Passed by NAIA T1 last night. Arrived around 9PM and no other airlines arrived at that time, only our flight from KUL (and a little bit earlier, a UA flight). The new cubicles are already in place with 4 immigration officers per cubicle. I managed to clear everything in less than 15 mins.
Immigration: no more filling up of arrival cards
Customs: no one bothered to check the customs form.
That is my concern too about the second runway. the length and with is a no problem for the A320 or lower category. my concern would be beyond the surroundings of NAIA like the Centennial Building along C5 (before or opposite side of Libingan ng mga Bayani) and the C5 ramp to make way for the approach lights...
Has anyone heard another reason why airlines didn't want to transfer to T3?
I heard this from someone. A reason is because the owner of T3, which happens to be one of the ground service provider of T1, wants to charge the usage in T3 buy 3X than T1 and airlines are compelled to exclusively avail of that ground service provider. So the AOC agreed that they rather stay in T1 than to give in to the wants of that ground service provider.
Terminal 3 transfer by Big airlines are brought by Terminal 1 renovations, meaning they were forced to relocate because the gate and the holding area to where they are assigned are being worked on. Gates at Terminal 1 are premium and no crazy airline operating in Manila would want to surrender the slots, particularly those which had been operating in the country for quite a long time. Crazy as it seems because we think T3 is better but its not airline wise. T1 and T2 is very much better particularly if you use 06/24 all the time. You should figure it out why it is so.
By the way, T3 is already owned by the government, not the losing cargo provider. Also, charges for ground services are based on aircraft weight, so naturally charges for a widebody jet is 3-4 times bigger than the narrowbody ones.
whats the guideline / rule of CAAP for minimum distance between centerlines for simultaneous operations of parallel runways?
If I'm not mistaken, FAA has a 4000+feet rule between centerlines (please correct me if I'm wrong)...
It depends. There is separate figures for instrument and non-instrument approaches and departures.
For Manila, its going to be Non instrument, meaning landing and departure will be visual at a certain altitude.
As to separation distance, parallel runway needs to be 210 meters apart while taxiway needs to be separated by 93 meters, and the new parallel runway needs to have a further shoulder length of 75 meters, which when computed would total about 378 meters from runway 1 centerline.
While we talk about it, here is the actual separations made by CAAP.
There is a study in Clark and there is this Sangley thing.

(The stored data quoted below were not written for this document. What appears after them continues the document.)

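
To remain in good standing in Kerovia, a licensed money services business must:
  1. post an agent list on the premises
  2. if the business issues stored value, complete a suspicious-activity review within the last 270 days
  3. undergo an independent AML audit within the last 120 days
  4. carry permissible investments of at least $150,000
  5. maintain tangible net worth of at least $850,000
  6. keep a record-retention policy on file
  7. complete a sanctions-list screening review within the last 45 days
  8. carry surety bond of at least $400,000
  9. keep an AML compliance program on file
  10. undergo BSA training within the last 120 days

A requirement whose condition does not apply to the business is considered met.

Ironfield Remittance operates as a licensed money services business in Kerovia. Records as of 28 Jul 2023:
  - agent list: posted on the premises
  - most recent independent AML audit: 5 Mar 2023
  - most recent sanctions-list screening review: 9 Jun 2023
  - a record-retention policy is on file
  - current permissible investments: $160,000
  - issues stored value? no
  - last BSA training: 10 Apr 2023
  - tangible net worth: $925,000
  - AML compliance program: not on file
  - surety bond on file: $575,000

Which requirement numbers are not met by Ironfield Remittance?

3, 7, 9

1. agent list present → met
2. condition 'issues stored value' does not hold → requirement n/a → met
3. independent AML audit 145 days ago vs limit 120 → not met
4. permissible investments $160,000 ≥ $150,000 → met
5. tangible net worth $925,000 ≥ $850,000 → met
6. record-retention policy present → met
7. sanctions-list screening review 49 days ago vs limit 45 → not met
8. surety bond $575,000 ≥ $400,000 → met
9. AML compliance program absent → not met
10. BSA training 109 days ago vs limit 120 → met
Not met: 3, 7, 9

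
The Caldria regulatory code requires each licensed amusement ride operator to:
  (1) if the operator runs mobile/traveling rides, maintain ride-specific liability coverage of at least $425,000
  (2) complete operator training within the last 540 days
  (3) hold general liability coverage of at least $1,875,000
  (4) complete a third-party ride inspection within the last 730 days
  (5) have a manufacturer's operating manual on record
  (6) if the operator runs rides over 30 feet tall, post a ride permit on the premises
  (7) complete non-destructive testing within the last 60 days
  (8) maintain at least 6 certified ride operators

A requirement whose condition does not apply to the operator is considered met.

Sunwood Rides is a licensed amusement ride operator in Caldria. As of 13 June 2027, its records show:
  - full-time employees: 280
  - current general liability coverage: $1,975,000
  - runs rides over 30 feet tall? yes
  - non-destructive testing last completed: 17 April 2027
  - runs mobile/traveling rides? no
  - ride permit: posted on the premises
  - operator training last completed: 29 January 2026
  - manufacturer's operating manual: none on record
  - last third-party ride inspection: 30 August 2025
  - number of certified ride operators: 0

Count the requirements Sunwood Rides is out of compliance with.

1. condition 'runs mobile/traveling rides' does not hold → requirement n/a → met
2. operator training 500 days ago vs limit 540 → met
3. general liability coverage $1,975,000 ≥ $1,875,000 → met
4. third-party ride inspection 652 days ago vs limit 730 → met
5. manufacturer's operating manual absent → not met
6. condition 'runs rides over 30 feet tall' holds; ride permit present → met
7. non-destructive testing 57 days ago vs limit 60 → met
8. certified ride operators 0 < 6 → not met
Not met: 2 of 8

2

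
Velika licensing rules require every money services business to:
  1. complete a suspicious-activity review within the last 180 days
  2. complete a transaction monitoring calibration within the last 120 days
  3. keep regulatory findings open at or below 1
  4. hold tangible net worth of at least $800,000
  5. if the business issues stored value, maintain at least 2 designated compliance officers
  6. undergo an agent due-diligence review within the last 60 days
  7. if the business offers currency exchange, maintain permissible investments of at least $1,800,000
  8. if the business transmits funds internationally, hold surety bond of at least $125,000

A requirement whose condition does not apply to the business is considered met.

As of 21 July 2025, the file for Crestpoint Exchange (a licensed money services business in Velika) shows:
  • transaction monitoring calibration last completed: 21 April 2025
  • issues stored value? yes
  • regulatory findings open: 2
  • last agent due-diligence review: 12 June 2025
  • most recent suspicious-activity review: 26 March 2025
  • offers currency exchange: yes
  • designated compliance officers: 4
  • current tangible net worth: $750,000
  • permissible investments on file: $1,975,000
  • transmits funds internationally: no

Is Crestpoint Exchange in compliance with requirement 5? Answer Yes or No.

Yes

5. condition 'issues stored value' holds; designated compliance officers 4 ≥ 2 → met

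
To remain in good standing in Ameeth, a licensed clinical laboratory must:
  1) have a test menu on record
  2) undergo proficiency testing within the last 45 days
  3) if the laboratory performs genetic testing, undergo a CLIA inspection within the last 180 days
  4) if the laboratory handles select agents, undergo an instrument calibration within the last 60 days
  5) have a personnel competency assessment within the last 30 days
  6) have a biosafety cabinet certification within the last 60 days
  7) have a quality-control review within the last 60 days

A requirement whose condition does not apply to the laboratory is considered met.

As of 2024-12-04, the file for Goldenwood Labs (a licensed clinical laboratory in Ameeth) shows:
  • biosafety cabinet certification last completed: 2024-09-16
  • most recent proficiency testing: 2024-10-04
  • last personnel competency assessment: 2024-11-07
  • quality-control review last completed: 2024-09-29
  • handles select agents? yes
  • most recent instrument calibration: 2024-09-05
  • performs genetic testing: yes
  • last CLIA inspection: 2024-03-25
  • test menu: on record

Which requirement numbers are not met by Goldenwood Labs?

1. test menu present → met
2. proficiency testing 61 days ago vs limit 45 → not met
3. condition 'performs genetic testing' holds; CLIA inspection 254 days ago vs limit 180 → not met
4. condition 'handles select agents' holds; instrument calibration 90 days ago vs limit 60 → not met
5. personnel competency assessment 27 days ago vs limit 30 → met
6. biosafety cabinet certification 79 days ago vs limit 60 → not met
7. quality-control review 66 days ago vs limit 60 → not met
Not met: 2, 3, 4, 6, 7

2, 3, 4, 6, 7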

Both are JICA funded and both are needed for the future.
As you might well be aware, for the Clark airport project to work, it needs an express train and a larger expressway to carry the volume of passengers.
Clark airport alone might be cheaper to build but not without adding the cost of road and railway infrastructure component which is humungously expensive. Rails alone can fetch a price tag between $3-4 billion. That is the price you pay for building farther away. Classic example of that scenario would be Narita and Haneda.
Even Toni Fernandez of Air Asia admitted during WEP that they failed in Clark even with their "Gang Ho" attitude because of infrastructure bottleneck. Majority of passengers in Metro Manila other than those in Central Luzon simply don't want to go there for a ride at this time.
I am pleased to announce that terminal 2 expansion has commence starting with the apron expansion at the erstwhile Nayong Pilipino.
News regarding T2 expansion are coming out left and right. Would there be an estimate how long will it take to finish the whole construction of N/S wing expansion of T2? Would you know how many gates will be added to both sides?
The heavy gates have dual bridge similar to T3 while the gate for the narrowbodies has single tube. Existing heavy gates will also be upgraded to dual and there will be some gate realignments. Well that is the plan.